Young people can use the leg up. Youth unemployment in the U.S. is 11 percent, more than double the national jobless rate and still historically high as the economy continues to heal from the financial crisis.

That "saps people of hope and opportunity in life," said JPMorgan CEO Jamie Dimon, noting that unemployment also tops 20 percent for minorities.

That puts younger people at risk of being left behind at a time the U.S. labor market is gaining strength. Employers added 2.6 million jobs last year, making 2015 the second-best for hiring since 1999, when the technology sector was booming.

"The economy is improving, but in the downturn youth suffered particularly," said Harvard University economics professor Ken Rogoff. "When they got out of high school or college, jobs were scarce."

Dimon, who visited Aviation High and its unusual classroom last week, believes that there may be a Steve Jobs or a Barack Obama in low-income parts of the country who he hopes will benefit from the the company's new training program.

"We don't know what we are missing because we are not giving people the opportunity," he said. "And it is not a zero-sum game. Everyone can do better if we do something like this."

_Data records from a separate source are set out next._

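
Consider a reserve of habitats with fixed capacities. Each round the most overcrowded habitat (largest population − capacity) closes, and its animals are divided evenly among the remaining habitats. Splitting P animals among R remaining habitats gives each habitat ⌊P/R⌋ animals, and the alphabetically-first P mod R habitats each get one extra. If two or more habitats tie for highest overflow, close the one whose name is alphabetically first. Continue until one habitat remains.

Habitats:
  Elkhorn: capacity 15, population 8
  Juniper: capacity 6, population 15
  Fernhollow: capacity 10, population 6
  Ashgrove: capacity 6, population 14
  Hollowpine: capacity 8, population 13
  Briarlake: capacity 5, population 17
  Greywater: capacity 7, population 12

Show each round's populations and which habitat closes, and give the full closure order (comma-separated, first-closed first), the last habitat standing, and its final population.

Closure order: Briarlake, Ashgrove, Juniper, Greywater, Hollowpine, Fernhollow
Last habitat: Elkhorn with 85 animals

Round 1: Ashgrove=14 Briarlake=17 Elkhorn=8 Fernhollow=6 Greywater=12 Hollowpine=13 Juniper=15 → close Briarlake (overflow 12)
  17÷6 = 2 each, +1 to first 5
Round 2: Ashgrove=17 Elkhorn=11 Fernhollow=9 Greywater=15 Hollowpine=16 Juniper=17 → close Ashgrove (overflow 11)
  17÷5 = 3 each, +1 to first 2
Round 3: Elkhorn=15 Fernhollow=13 Greywater=18 Hollowpine=19 Juniper=20 → close Juniper (overflow 14)
  20÷4 = 5 each, +1 to first 0
Round 4: Elkhorn=20 Fernhollow=18 Greywater=23 Hollowpine=24 → close Greywater (overflow 16)
  23÷3 = 7 each, +1 to first 2
Round 5: Elkhorn=28 Fernhollow=26 Hollowpine=31 → close Hollowpine (overflow 23)
  31÷2 = 15 each, +1 to first 1
Round 6: Elkhorn=44 Fernhollow=41 → close Fernhollow (overflow 31)
  41÷1 = 41 each, +1 to first 0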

Speaking of the youth initiative, Dimon added that "the point of all this is a good, well-paying job, not just a degree. It's a degree with a certificate that leads to a job."

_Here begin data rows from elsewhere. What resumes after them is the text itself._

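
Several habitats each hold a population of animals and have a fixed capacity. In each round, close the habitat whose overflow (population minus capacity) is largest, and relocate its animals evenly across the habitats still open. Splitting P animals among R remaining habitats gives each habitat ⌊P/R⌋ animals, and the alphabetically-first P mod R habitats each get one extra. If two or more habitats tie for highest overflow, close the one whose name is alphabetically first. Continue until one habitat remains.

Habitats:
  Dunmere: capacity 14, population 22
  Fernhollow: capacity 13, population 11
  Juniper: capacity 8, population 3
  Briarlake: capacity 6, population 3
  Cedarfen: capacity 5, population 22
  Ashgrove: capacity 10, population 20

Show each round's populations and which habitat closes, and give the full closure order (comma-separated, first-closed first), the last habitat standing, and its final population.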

Not all the news is grim for younger workers. A growing number of baby boomers are retiring, opening up jobs for 18-to-34-olds.

"There's demand for millennials to fill those positions," said Moody's Analytics chief economist Mark Zandi. "Demand for millennials workers will be strong for foreseeable future."

The World Economic Forum will address the issue of youth unemployment at the group's annual meeting, which opens Wednesday in Davos, Switzerland. Among other participants, former U.K. Prime Minister Gordon Brown, the United Nations Special Envoy for Global Education, will appear on a panel called "Educating for Future Security" on Friday. The session will discuss ways to educate, train and help displaced youth in an effort to discourage political radicalization.